Alors qu’on n’a pas fini de faire le deuil de la disparition trouble de Sadiba Koulibaly, la junte de Mamadi Doum-bouillant nous console avec l’enlèvement de Oumar Sylla alias Foniké Menguè et de Mamadou Billo Bah. A quoi jouent le CNRD et ses Farces spéciales ?
Descentes nocturnes à domicile, arrestation et détention dans des endroits tenus secrets…Prions pour que s’arrêtent-là les similitudes entre ce qui est arrivé à l’ex-chef d’état-major général des armées, Sadiba Koulibaly et les responsables du Front national pour la défense de la constitution (FNDC). Mamadou Billo Bah et Oumar Sylla alias Foniké Menguè veillaient tranquillement autour du thé au domicile du dernier, à Commandanyah (commune de Dixinn), lorsqu’ils ont été enlevés le 9 juillet à 22h passées. Leurs ravisseurs : des hommes en treillis militaires lourdement armés assimilés aux éléments des Farces spéciales. Ce corps d’élite qui gouverne la Guinée de plus en plus d’une main de fer depuis la chute d’Alpha Grimpeur, en septembre 2021, ne semble plus avoir de limite. Créé pour faire face au terrorisme, il sème désormais la terreur parmi les Guinéens et s’arrose les prérogatives de police judiciaire, en interpellant à des heures indues et en gardant ses otages hors des lieux de détention légalement prévus.
Le bagne de Kassa
Comme Sadiba Koulibaly, familles, avocats (sans vinaigrette), bref, les Guinéens sont sans nouvelle du coordinateur national et du responsable des antennes et de la mobilisation du FNDC. La présidence, le CNRD, le goubernement, personne ne pipe maux. On est bien dirigé par la grande muette, non ? Et les arrestations étant extrajudiciaires, de quel droit pourrions-nous interroger un pro-crieur ou un flic ? « Je n’en sais rien, ne m’appelez plus jamais pour cette affaire », nous avait balancé à la figure le pro-crieur militaire, dans l’affaire Sadiba Koulibaly. Encore que celle-ci avait été déférée.

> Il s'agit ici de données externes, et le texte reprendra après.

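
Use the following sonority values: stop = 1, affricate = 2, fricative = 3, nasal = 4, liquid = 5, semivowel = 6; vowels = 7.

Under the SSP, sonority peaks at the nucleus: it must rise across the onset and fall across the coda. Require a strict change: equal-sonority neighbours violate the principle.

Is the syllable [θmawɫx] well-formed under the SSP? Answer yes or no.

Onset: /θ/ is a fricative (sonority 3), /m/ is a nasal (sonority 4); then the nucleus /a/ (sonority 7).
Onset profile 3-4-7 — rises to the nucleus.
Coda: /w/ is a semivowel (sonority 6), /ɫ/ is a liquid (sonority 5), /x/ is a fricative (sonority 3).
Coda profile 7-6-5-3 — falls from the nucleus.

yes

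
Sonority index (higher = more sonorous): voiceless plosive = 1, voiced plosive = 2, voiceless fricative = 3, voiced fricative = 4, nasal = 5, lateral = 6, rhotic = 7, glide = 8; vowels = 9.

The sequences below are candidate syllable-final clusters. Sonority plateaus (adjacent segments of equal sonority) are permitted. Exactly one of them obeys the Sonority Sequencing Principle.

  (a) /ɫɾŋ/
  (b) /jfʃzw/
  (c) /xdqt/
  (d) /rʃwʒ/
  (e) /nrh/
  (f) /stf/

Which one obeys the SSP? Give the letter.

(a) 6-7-5 → violates
(b) 8-3-3-4-8 → violates
(c) 3-2-1-1 → obeys
(d) 7-3-8-4 → violates
(e) 5-7-3 → violates
(f) 3-1-3 → violates

c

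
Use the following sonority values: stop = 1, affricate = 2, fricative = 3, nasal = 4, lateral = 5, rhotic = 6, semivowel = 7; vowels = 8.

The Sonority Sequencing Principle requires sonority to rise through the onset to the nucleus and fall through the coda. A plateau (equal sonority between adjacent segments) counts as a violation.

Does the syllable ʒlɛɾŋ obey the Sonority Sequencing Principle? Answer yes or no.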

Rien de tel pour le cas de Billo et de Foniké. Dans une déclaration publiée le 11 juillet, le Barreau de Guinée réclamait la libération des deux activistes ou les conduire devant le parquet compétent. A en croire le Front national pour la défense de la constitution, les otages ont été transférés sur l’île de Kassa, après une brève escale à l’Escadron mobile numéro 2 de la gendarmerie de Hamdallaye et au Haut commandement de la gendarmerie nationale. Même que les deux activistes auraient été torturés et terrorisés avec des chiens allemands. Billo aurait eu un choc au bras.
La troisième personne, Mohamed Cissé, coordinateur de l’antenne du FNDC de Matoto, relâché peu après, est revenu les côtes cassées. Il serait hospitalisé dans une clinique. L’état de ce dernier ne rassurerait pas sur celui des deux autres. Quelle refondation ! La justice était censée être la boussole qui doit guider la transition. Aujourd’hui, on n’a ni justice ni boussole.
C’est le pilotage à vue. Et toute critique est perçue comme un acte de complot à mâter.
« Disparition forcée »
L’enlèvement des deux activistes a provoqué une levée de boucliers au sein de l’opinion nationale et à l’étranger : les organisations de la société civile guinéenne, les Nations Unies, Amnesty international, Y en a marre au Sénégal, Tournons la page….Les demandes de libération de Foniké Menguè et Billo Bah fusent de partout. Même si le pouvoir demeure sourd et muet. « Les autorités n’ont toujours pas reconnu la détention et n’ont pas révélé le lieu où ils se trouvent, bien que les avocats représentant les trois opposants leur aient demandé. Cela constitue une disparition forcée au regard du droit international », s’est scandalisé pour sa part Human Rights Watch.
« Les personnes disparues de force sont détenues sans aucune protection juridique, et sont donc beaucoup plus exposées au risque de torture et d’autres formes d’abus, renchérit l’organisation de défense des droits humains. Les autorités militaires guinéennes devraient immédiatement confirmer la détention et la localisation des trois hommes, les libérer sans délai et mener une enquête crédible sur les allégations de torture. » Un message à entendre, pour prévenir le pire.